STEPHANIE ZACHEREK
1. Lost in Translation (Sofia Coppola) A sustained mood of rapturous melancholy infuses this exquisite jet-lag romance.
2. To Be and To Have (Nicolas Philibert) A documentary about a French country school that cuts to the heart of the anxieties and joys of childhood and the vocation of teaching, sentimentalizing neither.
3. Spellbound (Jeffrey Blitz) Blitz’s wonderful documentary about the National Spelling Bee features the screen’s most suspenseful moments since Al Pacino’s restaurant scene in The Godfather.
4. A Mighty Wind (Christopher Guest) Guest’s multilayered mockumentary about ’60s folk singers pokes fun at our nostalgia for a lost era, even as he makes us feel something for the people who stayed lost in it.
5. School of Rock (Richard Linklater) A good-for-nothing layabout makes a bunch of school kids hip to the transformative power of rock ’n’ roll, in the kind of smartly crafted mainstream comedy we thought no one knew how to make anymore.

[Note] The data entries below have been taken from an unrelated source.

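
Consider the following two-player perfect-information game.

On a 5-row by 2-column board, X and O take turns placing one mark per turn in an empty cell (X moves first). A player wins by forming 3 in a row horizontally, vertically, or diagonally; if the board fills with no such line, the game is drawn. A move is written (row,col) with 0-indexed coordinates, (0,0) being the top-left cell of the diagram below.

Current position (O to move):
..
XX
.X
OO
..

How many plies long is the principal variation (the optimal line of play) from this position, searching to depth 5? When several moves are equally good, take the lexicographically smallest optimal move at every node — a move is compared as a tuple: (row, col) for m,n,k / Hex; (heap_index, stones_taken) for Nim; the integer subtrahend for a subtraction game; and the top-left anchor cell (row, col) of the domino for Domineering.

PV length from [../XX/.X/OO/..]: 5 plies

[../XX/.X/OO/..] O move#1: (0,0):-1/O./XX/.X/OO/.., (0,1):+0/.O/XX/.X/OO/..*, (2,0):-1/../XX/OX/OO/.., (4,0):-1/../XX/.X/OO/O., (4,1):-1/../XX/.X/OO/.O
[.O/XX/.X/OO/..] X move#2: (0,0):+0/XO/XX/.X/OO/..*, (2,0):+0/.O/XX/XX/OO/.., (4,0):+0/.O/XX/.X/OO/X., (4,1):+0/.O/XX/.X/OO/.X
[XO/XX/.X/OO/..] O move#3: (2,0):+0/XO/XX/OX/OO/..*, (4,0):-1/XO/XX/.X/OO/O., (4,1):-1/XO/XX/.X/OO/.O
[XO/XX/OX/OO/..] X move#4: (4,0):+0/XO/XX/OX/OO/X.*, (4,1):-1/XO/XX/OX/OO/.X
[XO/XX/OX/OO/X.] O move#5: (4,1):+0/XO/XX/OX/OO/XO*
[XO/XX/OX/OO/XO] end (terminal +0, X#6); searched ../XX/.X/OO/.. to 5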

6. American Splendor (Shari Springer Berman and Robert Pulcini) Softhearted but not softheaded, the story of comic-book author Harvey Pekar finds affirmation in crankiness.
7. Winged Migration (Jacques Perrin) Perrin changes forever the way we look at birds.
8. Masked and Anonymous (Larry Charles) Wild and strange and obliquely hilarious: Bob Dylan gives us one giant mess of a rumination on American idealism, fame, and the commodification of music.
9. Pistol Opera (Seijun Suzuki) Looks like no other picture I’ve seen in years—a vivid Japanese dreamscape as it might have been reimagined by Piet Mondrian.
10. The Dancer Upstairs (John Malkovich) An elegant yet raw political thriller that’s less about rebel terrorists than about the damage we do to ourselves and others while just trying to live.